(no subject)

Jan 19, 2006 02:53

So in the course of time, I've discovered an odd taste for Jamaican dancehall music, most especially Sean Paul and Elephant Man.

But, that's not what I was writing here about, just thought I'd share more than anything else. See, work has presented me with a most fantastic double-edged sword, each edge so perfectly balanced and razor sharp. See, on the one hand, I make more than I did at Pizza Hut, not to mention I'm also the boss there, and I've never been the boss somewhere before, so this is really interesting to me to be "The Man" somewhere. It's also in a game store, a job for which I am not only uniquely suited, but also one which I can say with all honestly that I know plenty about.

However, the downfall, the other edge to this blade, is that my place of employment is a veritable prison. I don't leave generally until midnight or so, unless I get lucky and can close early. Because of this, it's become nigh impossible to go out and take care of any kind of daily stuff without waking up early (thus exhausting me for work) or waiting until my one single day off (monday, where a few places I want to visit are closed)

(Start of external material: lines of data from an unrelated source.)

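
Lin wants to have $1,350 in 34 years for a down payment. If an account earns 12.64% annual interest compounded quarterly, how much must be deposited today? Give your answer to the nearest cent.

Growth factor = (1 + 0.0316)^136 ≈ 68.792541.
P = 1,350/68.792541 ≈ 19.6242.

$19.62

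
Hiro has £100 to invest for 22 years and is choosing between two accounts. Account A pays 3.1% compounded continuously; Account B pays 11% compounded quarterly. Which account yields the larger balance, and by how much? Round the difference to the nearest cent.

Account B, by £890.65

A: e^(0.031·22) = e^0.682 ≈ 1.97782944, so 100 × 1.97782944 ≈ 197.7829.
B: (1 + 0.0275)^88 ≈ 10.88431465, so 100 × 10.88431465 ≈ 1,088.4315.
Difference ≈ 890.6485 in favor of B.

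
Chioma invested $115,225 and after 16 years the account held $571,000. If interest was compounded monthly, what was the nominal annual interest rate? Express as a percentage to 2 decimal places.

(1 + r/12)^192 = 571,000/115,225 = 4.95552.
1 + r/12 = 4.95552^(1/192) ≈ 1.008371, so r/12 ≈ 0.00837079.
r ≈ 12·0.00837079 = 10.04495%.

10.04%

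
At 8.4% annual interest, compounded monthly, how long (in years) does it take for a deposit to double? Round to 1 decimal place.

(1 + 0.007)^(12t) = 2.
12t = ln 2 / ln(1 + 0.007) ≈ 0.69315/0.00697561 ≈ 99.3672.
t ≈ 8.2806.

8.3 years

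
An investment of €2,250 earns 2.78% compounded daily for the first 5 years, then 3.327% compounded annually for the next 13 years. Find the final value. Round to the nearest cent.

Phase 1: 2,250·(1 + 0.0278/365)^1825 ≈ 2,585.5155.
Phase 2: 2,585.5155·(1 + 0.03327)^13 ≈ 3,956.6425.

€3,956.64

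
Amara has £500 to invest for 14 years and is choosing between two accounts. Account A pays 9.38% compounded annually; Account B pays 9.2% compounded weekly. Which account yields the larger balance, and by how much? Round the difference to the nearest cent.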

The biggest worry really is getting out and meeting people. Jessica didn't work out, so I've taken one step back, back to the usual day to day. Because of this, I'm wanting to get out, meet someone, that kind of thing, and being at work during good hours to get out places is very difficult. It's really the only truly demanding thing about my store. The owner is severely physically handicapped, but all I have to do is feed him really. He's great for conversation, so it's not a big deal, it's just feeling trapped there.

I get asked a lot if I'm tired of working there, and really I'm not. Just... it's a prison more than anything else.

But, there's that. I'm sure I'll find time, I just have to manage what I've got better.